Abstract:
The paper presents one of the classes of controlled systems capable of changing their structure over time. The general name for such systems is hybrid. In the article it is discusses the so-called discrete-continuous systems containing parameters. It is a two-level hierarchical model. The upper level of this model is represented by a discrete system. At the lower level continuous controlled systems operate in turn. All these systems contain parameters and are linked by the functional.

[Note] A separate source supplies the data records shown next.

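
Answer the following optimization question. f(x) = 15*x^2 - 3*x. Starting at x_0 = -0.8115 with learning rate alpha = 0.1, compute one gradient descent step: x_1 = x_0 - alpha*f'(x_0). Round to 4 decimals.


We compute the gradient at x_0 and apply the update.
f'(x) = 30*x - 3
f'(-0.8115) = 30*-0.8115 - 3 = -27.345
x_1 = -0.8115 - 0.1*-27.345 = 1.923


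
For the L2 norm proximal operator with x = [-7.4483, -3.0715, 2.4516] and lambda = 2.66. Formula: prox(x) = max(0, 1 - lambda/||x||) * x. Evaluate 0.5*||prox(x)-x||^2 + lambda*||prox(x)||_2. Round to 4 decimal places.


Step 1: Compute ||x||.
||x|| = 8.4215
Step 2: Compute scaling factor.
scale = max(0, 1 - 2.66/8.4215) = 0.6841
Step 3: prox(x) = [-5.0957, -2.1013, 1.6772]
||prox(x)|| = 5.7615
Step 4: Proximal objective.
0.5*||prox-x||^2 = 3.5378
lambda*||prox|| = 15.3256
Total = 18.8634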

In recent decades hybrid systems have been the subject of active research both of the systems themselves and of a wide range of problems for them, using various methods that reflect the views of scientific schools and directions. At the same time the most diverse mathematical apparatus is presented in the research. In this case a generalization of Krotov's sufficient optimality conditions is used. Their advantage is the possibility of preserving the classical assumptions about the properties of objects that appear in the formulation of the optimal control problem.

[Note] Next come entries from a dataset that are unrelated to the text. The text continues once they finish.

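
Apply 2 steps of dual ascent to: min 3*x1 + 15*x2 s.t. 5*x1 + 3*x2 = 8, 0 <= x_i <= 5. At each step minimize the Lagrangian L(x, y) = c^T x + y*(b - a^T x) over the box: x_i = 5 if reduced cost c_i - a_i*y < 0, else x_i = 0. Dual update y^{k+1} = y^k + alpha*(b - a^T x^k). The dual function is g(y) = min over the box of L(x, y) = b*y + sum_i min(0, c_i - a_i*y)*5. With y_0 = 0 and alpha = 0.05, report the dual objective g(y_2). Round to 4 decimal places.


Dual ascent for LP: min 3*x1 + 15*x2, 5*x1 + 3*x2 = 8, 0 <= x_i <= 5
Step 1: y^k = 0.0, reduced costs: (3.0, 15.0)
  x^k = (0.0, 0.0), subgradient = b - a^T x = 8.0
  y^{k+1} = 0.0 + 0.05*8.0 = 0.4
Step 2: y^k = 0.4, reduced costs: (1.0, 13.8)
  x^k = (0.0, 0.0), subgradient = b - a^T x = 8.0
  y^{k+1} = 0.4 + 0.05*8.0 = 0.8
Dual objective at y_2 = 0.8: reduced costs (-1.0, 12.6), box minimizer x = (5.0, 0.0)
g(y_2) = b*y + (c1 - a1*y)*x1 + (c2 - a2*y)*x2 = 8*0.8 + (-1.0)*5.0 + 12.6*0.0 = 6.4 - 5.0 + 0.0 = 1.4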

For the optimal control problem considered in this paper for discrete-continuous systems with parameters an analogue of Krotov's sufficient optimality conditions is proposed. Two theorems are formulated. On their base an easy-to-implement algorithm for improving control and parameters is built. A theorem on its functional convergence is given. This algorithm contains a vector system of linear equations for conjugate variables, which always has a solution. It is guarantees a solution to the original problem. The algorithm is tested on an illustrative example. Calculations and graphs are presented.
Keywords:discrete-continuous systems with parameters, intermediate criteria, optimal control.